Charles Crawford, o ex-
embaixador deprimido
Um ex-embaixador britânico, em estado terminal de depressão, disse, dia 9/9/2013, que aquele teria sido “o pior dia para a diplomacia dos EUA e toda a diplomacia ocidental, desde o início dos registros históricos”. E quando se leu a carta aberta assinada pelo presidente Putin e publicada no New York Times, comentaristas entraram também em surto psicótico de alta rotação, porque Putin “dinamitara” o excepcionalismo norte-americano

Um importante senador Democrata disse à rede CNN que “quase vomitei” ao ler a coluna de Putin no New York Times, na qual o presidente russo explicou sua proposta de paz para a Síria. O Republicano John McCain também foi excepcionalmente agressivo nos comentários sobre a coluna de Putin: disse que seria “orwelliana” e que Putin teria “ego mamute”. E colunista de uma revista russa liberal assegurou aos seus leitores que Putin, de fato, pouco liga para o que aconteça na Síria, que só pensa em se autopromover e que, além do mais, só “velhotas murchas de mais de 50” apoiam Putin. 

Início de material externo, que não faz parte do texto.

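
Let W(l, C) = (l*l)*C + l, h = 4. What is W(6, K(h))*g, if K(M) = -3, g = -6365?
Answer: 649230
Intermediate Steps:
W(l, C) = l + C*l² (W(l, C) = l²*C + l = C*l² + l = l + C*l²)
W(6, K(h))*g = (6*(1 - 3*6))*(-6365) = (6*(1 - 18))*(-6365) = (6*(-17))*(-6365) = -102*(-6365) = 649230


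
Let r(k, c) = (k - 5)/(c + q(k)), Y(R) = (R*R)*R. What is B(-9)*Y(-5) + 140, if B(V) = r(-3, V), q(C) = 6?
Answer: -580/3 ≈ -193.33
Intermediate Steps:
Y(R) = R**3 (Y(R) = R**2*R = R**3)
r(k, c) = (-5 + k)/(6 + c) (r(k, c) = (k - 5)/(c + 6) = (-5 + k)/(6 + c))
B(V) = -8/(6 + V) (B(V) = (-5 - 3)/(6 + V) = -8/(6 + V))
B(-9)*Y(-5) + 140 = -8/(6 - 9)*(-5)**3 + 140 = -8/(-3)*(-125) + 140 = -8*(-1/3)*(-125) + 140 = (8/3)*(-125) + 140 = -1000/3 + 140 = -580/3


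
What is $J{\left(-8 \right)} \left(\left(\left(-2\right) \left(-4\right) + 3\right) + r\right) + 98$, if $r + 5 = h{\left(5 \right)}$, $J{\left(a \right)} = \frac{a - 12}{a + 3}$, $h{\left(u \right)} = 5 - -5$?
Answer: $162$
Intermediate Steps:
$h{\left(u \right)} = 10$ ($h{\left(u \right)} = 5 + 5 = 10$)
$J{\left(a \right)} = \frac{-12 + a}{3 + a}$
$r = 5$ ($r = -5 + 10 = 5$)
$J{\left(-8 \right)} \left(\left(\left(-2\right) \left(-4\right) + 3\right) + r\right) + 98 = \frac{-12 - 8}{3 - 8} \left(\left(\left(-2\right) \left(-4\right) + 3\right) + 5\right) + 98 = \frac{1}{-5} \left(-20\right) \left(\left(8 + 3\right) + 5\right) + 98 = \left(- \frac{1}{5}\right) \left(-20\right) \left(11 + 5\right) + 98 = 4 \cdot 16 + 98 = 64 + 98 = 162$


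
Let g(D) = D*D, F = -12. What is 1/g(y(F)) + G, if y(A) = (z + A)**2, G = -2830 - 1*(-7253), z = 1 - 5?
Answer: 289865729/65536 ≈ 4423.0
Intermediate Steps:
z = -4
G = 4423 (G = -2830 + 7253 = 4423)
y(A) = (-4 + A)**2
g(D) = D**2
1/g(y(F)) + G = 1/(((-4 - 12)**2)**2) + 4423 = 1/(((-16)**2)**2) + 4423 = 1/(256**2) + 4423 = 1/65536 + 4423 = 289865729/65536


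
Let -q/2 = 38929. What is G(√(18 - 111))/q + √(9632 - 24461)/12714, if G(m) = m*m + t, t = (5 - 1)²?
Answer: 7/7078 + I*√14829/12714 ≈ 0.00098898 + 0.009578*I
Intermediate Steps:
t = 16 (t = 4² = 16)
q = -77858 (q = -2*38929 = -77858)
G(m) = 16 + m² (G(m) = m*m + 16 = m² + 16 = 16 + m²)
G(√(18 - 111))/q + √(9632 - 24461)/12714 = (16 + (√(18 - 111))²)/(-77858) + √(9632 - 24461)/12714 = (16 + (√(-93))²)*(-1/77858) + √(-14829)*(1/12714) = (16 + (I*√93)²)*(-1/77858) + (I*√14829)*(1/12714) = (16 - 93)*(-1/77858) + I*√14829/12714 = -77*(-1/77858) + I*√14829/12714 = 7/7078 + I*√14829/12714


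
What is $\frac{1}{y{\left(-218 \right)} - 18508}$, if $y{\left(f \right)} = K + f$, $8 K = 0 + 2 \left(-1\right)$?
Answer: $- \frac{4}{74905} \approx -5.3401 \cdot 10^{-5}$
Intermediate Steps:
$K = - \frac{1}{4}$ ($K = \frac{0 + 2 \left(-1\right)}{8} = \frac{0 - 2}{8} = \frac{1}{8} \left(-2\right) = - \frac{1}{4} \approx -0.25$)
$y{\left(f \right)} = - \frac{1}{4} + f$
$\frac{1}{y{\left(-218 \right)} - 18508} = \frac{1}{\left(- \frac{1}{4} - 218\right) - 18508} = \frac{1}{- \frac{873}{4} - 18508} = \frac{1}{- \frac{74905}{4}} = - \frac{4}{74905}$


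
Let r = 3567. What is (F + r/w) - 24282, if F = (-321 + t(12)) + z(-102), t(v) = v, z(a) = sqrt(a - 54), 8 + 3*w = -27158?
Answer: -668049807/27166 + 2*I*sqrt(39) ≈ -24591.0 + 12.49*I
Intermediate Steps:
w = -27166/3 (w = -8/3 + (1/3)*(-27158) = -8/3 - 27158/3 = -27166/3 ≈ -9055.3)
z(a) = sqrt(-54 + a)
F = -309 + 2*I*sqrt(39) (F = (-321 + 12) + sqrt(-54 - 102) = -309 + sqrt(-156) = -309 + 2*I*sqrt(39) ≈ -309.0 + 12.49*I)
(F + r/w) - 24282 = ((-309 + 2*I*sqrt(39)) + 3567/(-27166/3)) - 24282 = ((-309 + 2*I*sqrt(39)) + 3567*(-3/27166)) - 24282 = ((-309 + 2*I*sqrt(39)) - 10701/27166) - 24282 = (-8404995/27166 + 2*I*sqrt(39)) - 24282 = -668049807/27166 + 2*I*sqrt(39)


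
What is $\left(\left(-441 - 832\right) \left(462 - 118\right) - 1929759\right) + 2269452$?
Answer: $-98219$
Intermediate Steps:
$\left(\left(-441 - 832\right) \left(462 - 118\right) - 1929759\right) + 2269452 = \left(- 1273 \left(462 - 118\right) - 1929759\right) + 2269452 = \left(\left(-1273\right) 344 - 1929759\right) + 2269452 = \left(-437912 - 1929759\right) + 2269452 = -2367671 + 2269452 = -98219$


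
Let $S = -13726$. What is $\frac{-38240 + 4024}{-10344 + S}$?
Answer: $\frac{17108}{12035} \approx 1.4215$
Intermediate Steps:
$\frac{-38240 + 4024}{-10344 + S} = \frac{-38240 + 4024}{-10344 - 13726} = - \frac{34216}{-24070} = \left(-34216\right) \left(- \frac{1}{24070}\right) = \frac{17108}{12035}$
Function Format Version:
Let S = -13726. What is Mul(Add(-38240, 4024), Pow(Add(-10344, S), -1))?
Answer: Rational(17108, 12035) ≈ 1.4215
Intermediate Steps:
Mul(Add(-38240, 4024), Pow(Add(-10344, S), -1)) = Mul(Add(-38240, 4024), Pow(Add(-10344, -13726), -1)) = Mul(-34216, Pow(-24070, -1)) = Mul(-34216, Rational(-1, 24070)) = Rational(17108, 12035)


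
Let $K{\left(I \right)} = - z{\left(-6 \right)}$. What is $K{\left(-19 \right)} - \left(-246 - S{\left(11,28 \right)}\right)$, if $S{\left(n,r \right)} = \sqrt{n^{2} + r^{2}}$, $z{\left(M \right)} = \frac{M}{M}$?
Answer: $245 + \sqrt{905} \approx 275.08$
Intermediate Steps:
$z{\left(M \right)} = 1$
$K{\left(I \right)} = -1$ ($K{\left(I \right)} = \left(-1\right) 1 = -1$)
$K{\left(-19 \right)} - \left(-246 - S{\left(11,28 \right)}\right) = -1 - \left(-246 - \sqrt{11^{2} + 28^{2}}\right) = -1 - \left(-246 - \sqrt{121 + 784}\right) = -1 - \left(-246 - \sqrt{905}\right) = -1 + \left(246 + \sqrt{905}\right) = 245 + \sqrt{905}$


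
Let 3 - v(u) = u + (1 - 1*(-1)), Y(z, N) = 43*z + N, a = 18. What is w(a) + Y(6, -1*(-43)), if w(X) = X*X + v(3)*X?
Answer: 589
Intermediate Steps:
Y(z, N) = N + 43*z
v(u) = 1 - u (v(u) = 3 - (u + (1 - 1*(-1))) = 3 - (u + (1 + 1)) = 3 - (u + 2) = 3 - (2 + u) = 3 + (-2 - u) = 1 - u)
w(X) = X**2 - 2*X (w(X) = X*X + (1 - 1*3)*X = X**2 + (1 - 3)*X = X**2 - 2*X)
w(a) + Y(6, -1*(-43)) = 18*(-2 + 18) + (-1*(-43) + 43*6) = 18*16 + (43 + 258) = 288 + 301 = 589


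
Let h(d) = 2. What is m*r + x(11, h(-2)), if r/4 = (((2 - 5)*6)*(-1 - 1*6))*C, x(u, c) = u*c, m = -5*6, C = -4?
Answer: 60502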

Tudo isso cheira a “Suez”. Naquele momento, a Grã-Bretanha e a França, ante as provas que se avolumavam do enfraquecimento de suas respectivas economias e influência, pouco antes da 2ª Guerra Mundial, e obcecadas por fazer crer – contra todas as evidências de enfraquecimento – de que continuavam tão fortes e poderosas como antes, decidiram fazer uma exibição de força (em local bem distante, é claro). Pouco depois do fracasso da tentativa, Nasser nacionalizou Suez. Vivemos outra vez tempos instáveis.